Salzburger Festspiele: Zweig-Novelle wird zum modernen Psychodrama
Salzburger Festspiele: Stefan Zweigs Novelle »Angst« wird in der Inszenierung von Jossi Wieler zum modernen Psychodrama.
In Wahrheit klammert sie sich an ihren Liebhaber: Irene Wagner (Elsie de Brauw) ist in Eduard (Stefan Hunstein) vernarrt. (dpa)
Stefan Zweig war schon berühmt, als er 1919, ein Jahr vor Gründung der Festspiele, auf dem Kapuzinerberg in Salzburg ein Haus kaufte. Dort lebte er bis 1934. Einen Draht zu den Festspielgründern Max Reinhardt und Hugo von Hofmannsthal hatte er nicht - bei den Festspielen war er bislang nur als Librettist für Richard Strauss’ musikalische Komödie »Die schweigsame Frau« vertreten. In ihrem neunzigsten Jahr nun ist er endlich das erste Mal auch als Autor beim Programm der Festspiele dabei. Im Prinzip jedenfalls. Neben der von dem Niederländer Koen Tachelet stammenden Bühnenfassung der Novelle »Angst« besorgte kein Geringerer als Klaus Maria Brandauer im Rahmenprogramm noch schnell die Erstlesung des Zweigtextes »Widerstand der Wirklichkeit«.

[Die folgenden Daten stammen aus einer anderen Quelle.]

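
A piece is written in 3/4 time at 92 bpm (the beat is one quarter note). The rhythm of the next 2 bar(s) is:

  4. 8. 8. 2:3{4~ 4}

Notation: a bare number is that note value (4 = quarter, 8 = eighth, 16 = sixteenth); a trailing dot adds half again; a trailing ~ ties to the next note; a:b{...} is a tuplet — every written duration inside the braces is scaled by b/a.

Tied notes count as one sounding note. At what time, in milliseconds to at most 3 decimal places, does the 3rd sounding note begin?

note 3 onset = 9/4b = 1467.391ms

1. 0.0ms @ 0 + 978.261ms (3/2)
2. 978.261ms @ 3/2 + 489.13ms (3/4)
3. 1467.391ms @ 9/4 + 489.13ms (3/4)
4. 1956.522ms @ 3 + 1956.522ms (3)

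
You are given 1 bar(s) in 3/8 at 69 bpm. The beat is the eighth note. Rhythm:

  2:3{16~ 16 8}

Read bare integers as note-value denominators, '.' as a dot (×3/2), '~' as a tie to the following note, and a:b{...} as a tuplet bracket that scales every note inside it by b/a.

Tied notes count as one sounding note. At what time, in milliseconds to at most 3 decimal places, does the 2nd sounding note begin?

1. 0.0ms @ 0 + 1304.348ms (3/2)
2. 1304.348ms @ 3/2 + 1304.348ms (3/2)

note 2 onset = 3/2b = 1304.348ms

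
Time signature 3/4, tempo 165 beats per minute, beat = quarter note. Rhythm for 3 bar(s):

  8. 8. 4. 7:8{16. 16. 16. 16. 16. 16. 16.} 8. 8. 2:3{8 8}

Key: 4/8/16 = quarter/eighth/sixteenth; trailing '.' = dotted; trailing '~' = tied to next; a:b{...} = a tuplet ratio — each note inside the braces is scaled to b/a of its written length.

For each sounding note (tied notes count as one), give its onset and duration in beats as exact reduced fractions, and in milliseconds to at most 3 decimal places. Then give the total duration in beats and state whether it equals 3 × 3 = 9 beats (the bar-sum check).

1) 0.0ms=0b +272.727ms=3/4b
2) 272.727ms=3/4b +272.727ms=3/4b
3) 545.455ms=3/2b +545.455ms=3/2b
4) 1090.909ms=3b +155.844ms=3/7b
5) 1246.753ms=24/7b +155.844ms=3/7b
6) 1402.597ms=27/7b +155.844ms=3/7b
7) 1558.442ms=30/7b +155.844ms=3/7b
8) 1714.286ms=33/7b +155.844ms=3/7b
9) 1870.13ms=36/7b +155.844ms=3/7b
10) 2025.974ms=39/7b +155.844ms=3/7b
11) 2181.818ms=6b +272.727ms=3/4b
12) 2454.545ms=27/4b +272.727ms=3/4b
13) 2727.273ms=15/2b +272.727ms=3/4b
14) 3000.0ms=33/4b +272.727ms=3/4b
Σ=9b of 9 (165bpm 3/4) — PASS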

»Angst« ist ein auf die Bühne gebrachtes Stück Literatur. Nun hat allerdings schon diese Novelle aus dem Jahre 1920 Kammerspielqualitäten. Nicht zufällig ist sie bislang dreimal, darunter von Roberto Rossellini in den 50er Jahren mit Ingrid Bergmann, verfilmt worden. Der in den letzten Jahren immer wieder mit Erfolg bei den Festspielen inszenierende Regisseur Jossi Wieler hat die Fähigkeit, daraus tatsächlich ein packendes Psychodrama zu machen, das ziemlich modern daherkommt.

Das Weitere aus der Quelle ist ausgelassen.